Elle continua de se comporter en épouse exemplaire, en maîtresse de maison parfaite. Chaque soir avant que son mari ne rentre du travail, elle va se recoiffer, se mettre du rouge, enlever son tablier. Elle sait bien sourire, dans la vie et sur les photos. Est-elle heureuse ? Elle s’applique, en tout cas…

La mère sait-elle qu’elle a fini par haïr son doux époux si aimant ? La petite fille, elle, a fait sienne cette haine, longtemps elle sera persuadée que cette haine est née en elle, elle ne sait pas qu’elle l’a reçue de sa mère… Elle mène une vie épouvantable au pauvre homme. La mère fait mine d’être attristée, mais ce rejet que l’enfant manifeste vis-à-vis du père l’arrange bien, et elle l’entretient avec une inconsciente perversité. La petite fille grandit et persiste à se tromper d’allié. La petit fille croit que seule sa mère l’aime, seule sa mère sait, seule sa mère peut.

Plus tard, sa mère lui apprend les choses de la vie. Raide et le visage fermé, retranchée derrière un dictionnaire et une encyclopédie médicale, elle délivre héroïquement les explications nécessaires et ajoute : Heureusement qu’il y a un peu de tendresse sinon ça serait bestial.

La petite fille devenue grande se marie avec le premier venu de peur qu’aucun autre ne s’intéresse à elle, se lasse au bout de six mois, divorce sept ans plus tard. L’enfant qu’elle a eu avec lui, une fille, a trois ans. Elle la pousse à grandir vite.
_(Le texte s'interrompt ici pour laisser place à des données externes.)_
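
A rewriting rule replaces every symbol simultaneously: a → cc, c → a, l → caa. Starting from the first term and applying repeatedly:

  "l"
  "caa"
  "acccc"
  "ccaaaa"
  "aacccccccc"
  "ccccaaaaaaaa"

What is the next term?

Expanding ccccaaaaaaaa: c→a, c→a, c→a, c→a, a→cc, a→cc, a→cc, a→cc, a→cc, a→cc, a→cc, a→cc. Concatenated: a a a a cc cc cc cc cc cc cc cc.

aaaacccccccccccccccc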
Elle l’élève seule, ne gardant jamais un homme bien longtemps, et toujours chacun chez soi. A chaque fois, elle croit qu’elle aime, mais est-ce aimer que prendre et jeter ? Elle se doute qu’elle perpétue, d’une autre façon, la haine de l’homme que sa mère lui a léguée. Elle a assez de lucidité pour se demander ce qu’elle-même lèguera à sa fille…

Celle-ci est volubile et joyeuse, elle a un grand sens de l’humour, ce qui étonne beaucoup les maîtresses de maternelle, c’est si rare l’humour chez un enfant de cet âge !

Un amour fusionnel s’installe entre elles, fait de gestes, d’expressions et de langage codé, de références multiples qui n’appartiennent qu’à elles, accessibles à elles seules. Un homme plus téméraire que les autres tente de trouver sa place entre elles deux. Il est rejeté, comme un corps étranger dans un organisme qui refuse la greffe. Il part. La mère pleure, pas longtemps. La petite fille respire, pendant peu de temps.

Vous en voulez encore ?...

Alors ce sera sans moi !

J’ai cassé la chaine, je suis libre. Enfin.

  • Cette chaîne est terrifiante! Renforcée par la misère sociale souvent (bien qu'elle existe dans les "beaux quartiers", de façon plus terrible encore avec le pouvoir de l'argent). J'ai toujours ressenti avec peur le faste des mariages, le tralala pour dorer la chaîne.Homme, je réagis douloureusement à pareille évocation!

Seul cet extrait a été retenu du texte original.